Kansas City Puzzle
This puzzle features the art of local Kansas City artist Charlie Podrebarac, whose work has been featured in newspapers and magazines the world over.
Featuring an array of vibrant Kansas City landmarks and icons, this puzzle is a fun way to bring the city of fountains home with you after ComNet24.
Shuttlecock-pattern socks from Nelson-Atkins Museum
The shuttlecock – an emblem of Kansas City, and a main element of ComNet24 branding – was made iconic by the Nelson-Atkins museum’s installation commissioned in 1994.
You’ll get a chance to see the World’s Largest Shuttlecock at the ComNet24 Welcome Reception, and can take home a souvenir that will let you sport these shuttlecock-patterned socks from the Nelson-Atkins year-round.
The Moth: How to Tell a Story
ComNet24 Learning Lab presenter Kate Tellers is co-author of How to Tell a Story. In the book you will uncover and craft your own unique stories, like Moth storytellers including Elizabeth Gilbert, Malcolm Gladwell, Amanda Gorman, Padma Lakshmi, Hasan Minhaj, Tig Notaro, Krista Tippett, John Turturro, and more. Whether your goal is to make it to The Moth stage, deliver the perfect wedding toast, wow clients at a business dinner, give a moving eulogy, ace a job interview, be a hit at parties, or simply connect more deeply to those around you, stories are essential.
Fifteen Cents On The Dollar: How Americans Made The Black-White Wealth Gap
ComNet24 Keynote Speaker, Ebony Reed is based in Kansas City and is the Chief Strategy Officer of The Marshall Project, and coauthor of Fifteen Cents on the Dollar: How Americans Made the Black-White Wealth Gap.
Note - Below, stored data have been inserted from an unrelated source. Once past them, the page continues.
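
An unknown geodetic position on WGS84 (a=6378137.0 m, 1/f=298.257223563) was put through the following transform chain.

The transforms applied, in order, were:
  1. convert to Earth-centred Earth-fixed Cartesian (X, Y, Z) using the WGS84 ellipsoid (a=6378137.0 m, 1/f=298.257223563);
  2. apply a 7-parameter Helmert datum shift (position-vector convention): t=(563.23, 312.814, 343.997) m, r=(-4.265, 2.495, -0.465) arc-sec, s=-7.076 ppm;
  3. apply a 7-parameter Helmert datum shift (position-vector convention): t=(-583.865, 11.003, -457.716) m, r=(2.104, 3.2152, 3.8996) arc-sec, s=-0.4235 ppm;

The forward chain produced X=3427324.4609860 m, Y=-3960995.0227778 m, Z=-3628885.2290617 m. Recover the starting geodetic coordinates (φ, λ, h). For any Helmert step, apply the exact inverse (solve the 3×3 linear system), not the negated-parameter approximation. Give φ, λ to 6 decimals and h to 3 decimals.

φ=-34.892085°, λ=-49.133392°, h=1209.397 m

start: X=3427324.4610, Y=-3960995.0228, Z=-3628885.2291 m
→ Helmert⁻¹: X=3427891.4473, Y=-3961109.5210, Z=-3628335.2114
→ Helmert⁻¹: X=3427405.2934, Y=-3961367.6069, Z=-3628745.3373
→ geod (Bowring, a=6378137.000): φ=-34.89208500°, λ=-49.13339200°, h=1209.3970 m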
This book is a sweeping, deeply researched narrative history of Black wealth and the economic discrimination embedded in America’s financial system through public and private actions that created today’s Black-white wealth gap.
Kansas City Monarchs 1942 Replica baseball cap
The Kansas City Monarchs were one of the Negro Leagues’ most famous and successful clubs for 37 years between 1920-1962.
They were the Negro Leagues’ first “world champions” in the organzation’s inaugural World Series in 1924, and captured their second world championship in the first edition of the reinstated World Series in ‘42.
This cap is a replica of the Monarch’s Home uniform from 1942, from the Negro League Baseball Museum (which is located just a few blocks from where the Negro League was formed in 1920).